In our first season back in the Prem after the play-off final against Blackpool we were particularly prone to conceding goals scored by ex-Hammers. Defoe got two at White Hart Lane; Joe Cole scored for Liverpool at Upton Park – and Glen Johnson got a screamer in the same game. Curiously, young Glen had the decency not to score against us for Chelsea, but after moving on to Anfield he clearly developed the taste for it – that effort was the third time he left a West Ham keeper grasping at thin air.

It really does seem that anyone who’s played for West Ham feels entitled to score when they play us. Like Defoe after him (and Sir Geoff Hurst previously), Rio Ferdinand scored on his first game back at the Boleyn – that was in 2001. Yossi Benayoun notched up one for Liverpool at Anfield in 2009. Even full-back Paul Konchesky got in the act when he let fly from outside territorial waters to score for Fulham at Upton Park a few months beforehand.
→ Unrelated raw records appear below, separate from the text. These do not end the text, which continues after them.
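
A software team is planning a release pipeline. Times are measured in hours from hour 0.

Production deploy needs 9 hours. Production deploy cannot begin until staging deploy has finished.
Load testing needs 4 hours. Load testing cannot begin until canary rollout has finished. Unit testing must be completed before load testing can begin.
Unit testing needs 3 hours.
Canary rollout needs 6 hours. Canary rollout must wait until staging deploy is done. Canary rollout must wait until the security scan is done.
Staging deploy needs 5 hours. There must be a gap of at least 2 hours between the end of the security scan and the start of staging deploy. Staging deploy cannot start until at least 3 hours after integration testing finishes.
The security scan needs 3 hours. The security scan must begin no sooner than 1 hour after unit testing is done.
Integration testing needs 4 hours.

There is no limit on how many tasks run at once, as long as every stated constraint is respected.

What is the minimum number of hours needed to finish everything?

Integration testing has no prerequisites, so it starts at hour 0 and finishes at hour 4.
Unit testing can start immediately at hour 0; it finishes at hour 3.
After unit testing (finishes hour 3, plus 1-hour gap → hour 4), the security scan can start at hour 4 and finishes at hour 7.
For staging deploy: the security scan (finishes hour 7, plus 2-hour gap → hour 9); integration testing (finishes hour 4, plus 3-hour gap → hour 7). Taking the maximum gives a start of hour 9, and it finishes at 9 + 5 = hour 14.
After staging deploy (finishes hour 14), production deploy can start at hour 14 and finishes at hour 23.
Canary rollout has to wait for staging deploy (finishes hour 14); the security scan (finishes hour 7). The latest of these is hour 14, so canary rollout runs hour 14 to 14 + 6 = hour 20.
Load testing has to wait for canary rollout (finishes hour 20); unit testing (finishes hour 3). The latest of these is hour 20, so load testing runs hour 20 to 20 + 4 = hour 24.
All tasks are finished once the last one completes. Finish times: Unit testing at 3, Integration testing at 4, The security scan at 7, Staging deploy at 14, Canary rollout at 20, Load testing at 24, Production deploy at 23. The latest is hour 24.

24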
Some former Irons get a better reception than others, of course. I remember Tony Cottee scoring twice for Leicester at Upton Park towards in the late Nineties and getting the biggest cheer of the afternoon at the end of it all. True, we had won 4-3 and it was the last game of the season – but you have to be a proper East End legend to hit two and still get a standing ovation.

And then there’s Carlos Tevez. Oh, how we loved that man. He didn’t use his first game back at Upton Park as a Man Utd player as an excuse to score. Not Carlos. He crossed his arms to replicate the crossed hammers on our badge and turned to all four corners of the ground to show everyone he still had West Ham in his heart. Now that’s style.

He scored for both Manchester clubs against us, but always refused to celebrate. In fact he looked positively crestfallen. To be honest, if I had been his manager I’d have subbed him after those goals. You got the feeling that Tevez felt so bad about scoring against us that he must have thought seriously about demanding the ball from the kick-off, dribbling around his bemused team-mates and smashing it into his own net just to level things up. Unlike some, he understood what we have always known: once an Iron, always an Iron.